You can use this as a legend to test your caffeine tolerance. Are you someone who drinks 3-4 cups per day?
Then you can probably handle most pre-workouts if you skip that first-morning cup (and perhaps your second cup, depending on how much caffeine you intake on a regular basis).
Are There Pre-Workouts Without Caffeine?
Yes, there is a good batch of caffeine-free pre-workouts on the market. You can also find some that prohibit the inclusion of stimulants as well because caffeine is often not the only stimulant you’re going to find in pre-workout formulas.
You have to dig sometimes, but there are options. Sometimes stimulants are cheap, so they’re seen as fillers and are relatively inexpensive.

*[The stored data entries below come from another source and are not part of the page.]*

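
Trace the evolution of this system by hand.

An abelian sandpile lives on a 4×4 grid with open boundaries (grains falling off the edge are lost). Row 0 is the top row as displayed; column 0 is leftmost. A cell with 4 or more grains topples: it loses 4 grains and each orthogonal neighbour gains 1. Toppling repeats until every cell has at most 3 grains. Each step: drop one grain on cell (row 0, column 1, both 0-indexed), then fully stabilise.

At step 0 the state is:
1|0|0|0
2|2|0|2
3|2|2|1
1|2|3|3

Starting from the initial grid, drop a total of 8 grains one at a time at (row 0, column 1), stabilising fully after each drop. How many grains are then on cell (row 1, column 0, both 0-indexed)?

step 0: 1|0|0|0
2|2|0|2
3|2|2|1
1|2|3|3
step 1: 1|1|0|0
2|2|0|2
3|2|2|1
1|2|3|3
step 2: 1|2|0|0
2|2|0|2
3|2|2|1
1|2|3|3
step 3: 1|3|0|0
2|2|0|2
3|2|2|1
1|2|3|3
step 4: 2|0|1|0
2|3|0|2
3|2|2|1
1|2|3|3
step 5: 2|1|1|0
2|3|0|2
3|2|2|1
1|2|3|3
step 6: 2|2|1|0
2|3|0|2
3|2|2|1
1|2|3|3
step 7: 2|3|1|0
2|3|0|2
3|2|2|1
1|2|3|3
step 8: 3|1|2|0
3|0|1|2
3|3|2|1
1|2|3|3

3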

For caffeine-free formulas, they might include other stimulants that aren’t as cheap. For no-stim pre-workouts, you might find that the price is up to 1.50x higher than standard pre-workout.
But if it’s important to you, avoiding stimulants is worth the cost.
Caffeinated or Decaffeinated: It’s up to You
You can get non-caffeinated pre-workouts, but the benefits of caffeine are pretty fantastic. If caffeine really bothers you that much, consider taking a small caffeine pill supplement with a non-caffeinated workout.
This can give you about 20-30% of the caffeine you would normally find in pre-workouts, so you reap some rewards without getting jittery or getting a headache.
As long as you don’t have an acute sensitivity that derails your whole day, it’s worth it to toy around with tolerable levels of caffeine and incorporate them into your pre-workout.